In his last outing in January, Johnston, 33, easily outpointed Steve Quinonez in a junior welterweight fight.
Quick hits: Colombian welterweight Joel "Love Child" Julio (26-0, 23 KOs), the 2005 ESPN.com prospect of the year and the most dynamic young fighter around, faces Wilmer Mejia (11-10-1, 2 KOs) on the undercard of Vargas-Mosley. The reason Mejia is the opponent is because Main Events matchmaker Moretti wants to get Julio, 21, some experience against a southpaw. Viewers of the pay-per-view, however, will not be able to see the bout because HBO Sports President Ross Greenburg refused to allow a fourth bout on the broadcast despite a fairly weak undercard and a $44.95 price tag. His explanation? He wants to assure that the main event is in the ring by 11:15 p.m. ET. Of course, that could be accomplished by having his announcers talk less at the top of the show and between fights rather than depriving fans of the sport's top prospect.
• Negotiations for junior welterweight champ Hatton's American TV rights are ongoing as co-promoter Artie Pelullo continues negotiating with HBO and Showtime. However, talks with HBO have hit bumps because the network is insisting on a substantial percentage of the foreign revenue generated from Hatton's fights, something Pelullo deems a dealbreaker. Hatton is planning a May 13 title defense.

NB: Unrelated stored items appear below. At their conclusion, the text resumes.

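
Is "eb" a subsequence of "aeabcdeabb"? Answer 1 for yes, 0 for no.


Check if "eb" is a subsequence of "aeabcdeabb"
Greedy scan:
  Position 0 ('a'): no match needed
  Position 1 ('e'): matches sub[0] = 'e'
  Position 2 ('a'): no match needed
  Position 3 ('b'): matches sub[1] = 'b'
  Position 4 ('c'): no match needed
  Position 5 ('d'): no match needed
  Position 6 ('e'): no match needed
  Position 7 ('a'): no match needed
  Position 8 ('b'): no match needed
  Position 9 ('b'): no match needed
All 2 characters matched => is a subsequence

1


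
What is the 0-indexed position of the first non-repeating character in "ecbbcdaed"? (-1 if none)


Input: ecbbcdaed
Character frequencies:
  'a': 1
  'b': 2
  'c': 2
  'd': 2
  'e': 2
Scanning left to right for freq == 1:
  Position 0 ('e'): freq=2, skip
  Position 1 ('c'): freq=2, skip
  Position 2 ('b'): freq=2, skip
  Position 3 ('b'): freq=2, skip
  Position 4 ('c'): freq=2, skip
  Position 5 ('d'): freq=2, skip
  Position 6 ('a'): unique! => answer = 6

6


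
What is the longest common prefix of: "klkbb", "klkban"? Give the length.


Words: klkbb, klkban
  Position 0: all 'k' => match
  Position 1: all 'l' => match
  Position 2: all 'k' => match
  Position 3: all 'b' => match
  Position 4: ('b', 'a') => mismatch, stop
LCP = "klkb" (length 4)

4


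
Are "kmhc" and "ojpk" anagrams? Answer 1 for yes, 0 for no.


Strings: "kmhc", "ojpk"
Sorted first:  chkm
Sorted second: jkop
Differ at position 0: 'c' vs 'j' => not anagrams

0


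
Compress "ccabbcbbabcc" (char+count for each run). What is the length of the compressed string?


Input: ccabbcbbabcc
Runs:
  'c' x 2 => "c2"
  'a' x 1 => "a1"
  'b' x 2 => "b2"
  'c' x 1 => "c1"
  'b' x 2 => "b2"
  'a' x 1 => "a1"
  'b' x 1 => "b1"
  'c' x 2 => "c2"
Compressed: "c2a1b2c1b2a1b1c2"
Compressed length: 16

16


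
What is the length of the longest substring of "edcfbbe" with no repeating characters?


Input: "edcfbbe"
Sliding window (track last position of each char):
  Position 0 ('e'): window [0,0] length 1 -- new best
  Position 1 ('d'): window [0,1] length 2 -- new best
  Position 2 ('c'): window [0,2] length 3 -- new best
  Position 3 ('f'): window [0,3] length 4 -- new best
  Position 4 ('b'): window [0,4] length 5 -- new best
  Position 5 ('b'): repeat (last at 4), move window start to 5
  Position 5 ('b'): window [5,5] length 1
  Position 6 ('e'): window [5,6] length 2
Longest substring with no repeats: "edcfb" with length 5

5


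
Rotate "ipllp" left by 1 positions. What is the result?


Input: "ipllp", rotate left by 1
First 1 characters: "i"
Remaining characters: "pllp"
Concatenate remaining + first: "pllp" + "i" = "pllpi"

pllpi


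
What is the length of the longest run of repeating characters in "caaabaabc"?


Input: "caaabaabc"
Scanning for longest run:
  Position 1 ('a'): new char, reset run to 1
  Position 2 ('a'): continues run of 'a', length=2
  Position 3 ('a'): continues run of 'a', length=3
  Position 4 ('b'): new char, reset run to 1
  Position 5 ('a'): new char, reset run to 1
  Position 6 ('a'): continues run of 'a', length=2
  Position 7 ('b'): new char, reset run to 1
  Position 8 ('c'): new char, reset run to 1
Longest run: 'a' with length 3

3


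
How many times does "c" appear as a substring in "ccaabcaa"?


Searching for "c" in "ccaabcaa"
Scanning each position:
  Position 0: "c" => MATCH
  Position 1: "c" => MATCH
  Position 2: "a" => no
  Position 3: "a" => no
  Position 4: "b" => no
  Position 5: "c" => MATCH
  Position 6: "a" => no
  Position 7: "a" => no
Total occurrences: 3

3


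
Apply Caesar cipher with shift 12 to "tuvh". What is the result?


Caesar cipher: shift "tuvh" by 12
  't' (pos 19) + 12 = pos 5 = 'f'
  'u' (pos 20) + 12 = pos 6 = 'g'
  'v' (pos 21) + 12 = pos 7 = 'h'
  'h' (pos 7) + 12 = pos 19 = 't'
Result: fght

fght


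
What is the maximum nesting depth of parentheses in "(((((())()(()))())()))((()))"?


Input: "(((((())()(()))())()))((()))"
Tracking depth:
  Position 0 '(': depth becomes 1
  Position 1 '(': depth becomes 2
  Position 2 '(': depth becomes 3
  Position 3 '(': depth becomes 4
  Position 4 '(': depth becomes 5
  Position 5 '(': depth becomes 6
  Position 6 ')': depth becomes 5
  Position 7 ')': depth becomes 4
  Position 8 '(': depth becomes 5
  Position 9 ')': depth becomes 4
  Position 10 '(': depth becomes 5
  Position 11 '(': depth becomes 6
  Position 12 ')': depth becomes 5
  Position 13 ')': depth becomes 4
  Position 14 ')': depth becomes 3
  Position 15 '(': depth becomes 4
  Position 16 ')': depth becomes 3
  Position 17 ')': depth becomes 2
  Position 18 '(': depth becomes 3
  Position 19 ')': depth becomes 2
  Position 20 ')': depth becomes 1
  Position 21 ')': depth becomes 0
  Position 22 '(': depth becomes 1
  Position 23 '(': depth becomes 2
  Position 24 '(': depth becomes 3
  Position 25 ')': depth becomes 2
  Position 26 ')': depth becomes 1
  Position 27 ')': depth becomes 0
Maximum depth reached: 6

6


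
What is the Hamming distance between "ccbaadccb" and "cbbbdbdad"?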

• Top Rank promoter Arum said last week's Antonio Margarito-Manuel Gomez pay-per-view fight generated more than 70,000 purchases, a number Arum said was surprisingly high. He said he only needed to sell 20,000 homes to break even on the $39.95 card on which Margarito scored a spectacular first-round knockout to retain his welterweight title.
• Junior flyweight titlist Viloria, who made a successful first defense of his title on the Margarito-Gomez PPV undercard when he outpointed Jose Antonio Aguirre, injured his hand early in the bout. Viloria broke a bone in his right hand, according to the Honolulu Star-Bulletin, although the injury is not expected to force Viloria to miss substantial time away from the gym.
• All-time great Pernell Whitaker, the former pound-for-pound king who won titles in four divisions, is on hand for Vargas-Mosley but not as a fighter on the card. Whitaker hasn't fought since 2001 and has dealt with various legal and drug problems. But the former champ appears to have his life together now. Still close to the staff at Main Events, which promoted him during his career, Whitaker is working as a trainer and has a fighter on Saturday night's card, which Main Events is co-promoting. Whitaker trains junior welterweight Dorin Spivey (32-3, 23 KOs), who faces Wilfredo Negron (25-9, 19 KOs).
• Middleweight Andre Ward (8-0), the only boxing gold medalist for the United States at the 2004 Athens Olympics, won a unanimous decision against Kendall Gould (7-8-1) Thursday night in Lemoore, Calif.
Quotable: "I feel in my heart that if I put the pressure on him from round one like I say I am going to do, that he cannot take it. I know he can't." -- Fernando Vargas on how he intends to fight Shane Mosley on Saturday night.
Dan Rafael is the boxing writer for ESPN.com.